Carbide-modified pd on zro₂ as active phase for co₂-reforming of methane—a model phase boundary approach

Starting from subsurface Zr⁰-doped “inverse” Pd and bulk-intermetallic Pd⁰ Zr⁰ model catalyst precursors, we investigated the dry reforming reaction of methane (DRM) using synchrotron-based near ambient pressure in-situ X-ray photoelectron spectroscopy (NAP-XPS), in-situ X-ray diffraction and catalytic testing in an ultrahigh-vacuum-compatible recirculating batch reactor cell.
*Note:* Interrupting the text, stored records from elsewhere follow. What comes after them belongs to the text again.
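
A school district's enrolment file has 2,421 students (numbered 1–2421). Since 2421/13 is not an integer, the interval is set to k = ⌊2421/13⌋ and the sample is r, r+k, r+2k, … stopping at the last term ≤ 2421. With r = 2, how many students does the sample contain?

14

k = ⌊2421/13⌋ = 186
Achieved size = ⌊(2421 − 2)/186⌋ + 1 = ⌊2419/186⌋ + 1 = 13 + 1 = 14
(last selection: 2 + 13×186 = 2420 ≤ 2421; next would be 2606 > 2421)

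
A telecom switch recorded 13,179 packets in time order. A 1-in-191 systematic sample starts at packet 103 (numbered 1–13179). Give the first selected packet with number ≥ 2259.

k = 191
Steps past start: ⌈(2259 − 103)/191⌉ = ⌈2156/191⌉ = 12
Selected packet: 103 + 12×191 = 2395

2395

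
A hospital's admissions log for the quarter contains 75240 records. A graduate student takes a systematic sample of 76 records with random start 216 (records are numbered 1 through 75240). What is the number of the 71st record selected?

69516

k = 75240/76 = 990
71st selection = r + (71−1)·k = 216 + 70×990 = 216 + 69300 = 69516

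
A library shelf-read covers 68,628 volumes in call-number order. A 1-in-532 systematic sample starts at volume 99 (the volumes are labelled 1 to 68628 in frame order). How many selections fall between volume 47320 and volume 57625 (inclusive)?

20

k = 532
First selection ≥ 47320: 99 + ⌈(47320−99)/532⌉·532 = 99 + 89×532 = 47447
Last selection ≤ 57625: 99 + ⌊(57625−99)/532⌋·532 = 99 + 108×532 = 57555
Count = 108 − 89 + 1 = 20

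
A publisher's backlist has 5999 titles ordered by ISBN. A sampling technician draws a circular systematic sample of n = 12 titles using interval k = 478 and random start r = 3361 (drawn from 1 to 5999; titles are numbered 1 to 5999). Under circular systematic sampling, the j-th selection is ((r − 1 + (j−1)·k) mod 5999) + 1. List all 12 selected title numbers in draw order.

3361, 3839, 4317, 4795, 5273, 5751, 230, 708, 1186, 1664, 2142, 2620

Selection 1: 3361
Selection 2: 3361 + 478 = 3839
Selection 3: 3839 + 478 = 4317
Selection 4: 4317 + 478 = 4795
Selection 5: 4795 + 478 = 5273
Selection 6: 5273 + 478 = 5751
Selection 7: 5751 + 478 = 6229 → 6229 − 5999 = 230
Selection 8: 230 + 478 = 708
Selection 9: 708 + 478 = 1186
Selection 10: 1186 + 478 = 1664
Selection 11: 1664 + 478 = 2142
Selection 12: 2142 + 478 = 2620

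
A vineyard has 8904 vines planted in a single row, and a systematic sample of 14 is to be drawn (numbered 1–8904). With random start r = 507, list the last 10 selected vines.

k = N/n = 8904/14 = 636
5th selection = 507 + 4×636 = 3051
6th: 3051 + 636 = 3687
7th: 3687 + 636 = 4323
8th: 4323 + 636 = 4959
9th: 4959 + 636 = 5595
10th: 5595 + 636 = 6231
11th: 6231 + 636 = 6867
12th: 6867 + 636 = 7503
13th: 7503 + 636 = 8139
14th: 8139 + 636 = 8775

3051, 3687, 4323, 4959, 5595, 6231, 6867, 7503, 8139, 8775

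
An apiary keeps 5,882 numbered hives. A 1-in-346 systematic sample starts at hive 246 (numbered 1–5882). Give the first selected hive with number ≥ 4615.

4744

k = 346
Steps past start: ⌈(4615 − 246)/346⌉ = ⌈4369/346⌉ = 13
Selected hive: 246 + 13×346 = 4744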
Both intermetallic precursors develop a Pd⁰ –ZrO₂ phase boundary under realistic DRM conditions, whereby the oxidative segregation of ZrO₂ from bulk intermetallic Pd_x Zr_y leads to a highly active composite layer of carbide-modified Pd⁰ metal nanoparticles in contact with tetragonal ZrO₂ . This active state exhibits reaction rates exceeding those of a conventional supported Pd–ZrO₂ reference catalyst and its high activity is unambiguously linked to the fast conversion of the highly reactive carbidic/dissolved C-species inside Pd⁰ toward CO at the Pd/ZrO₂ phase boundary, which serves the role of providing efficient CO₂ activation sites. In contrast, the near-surface intermetallic precursor decomposes toward ZrO₂ islands at the surface of a quasi-infinite Pd⁰ metal bulk. Strongly delayed Pd carbide accumulation and thus carbon resegregation under reaction conditions leads to a much less active interfacial ZrO₂ –Pd⁰ state.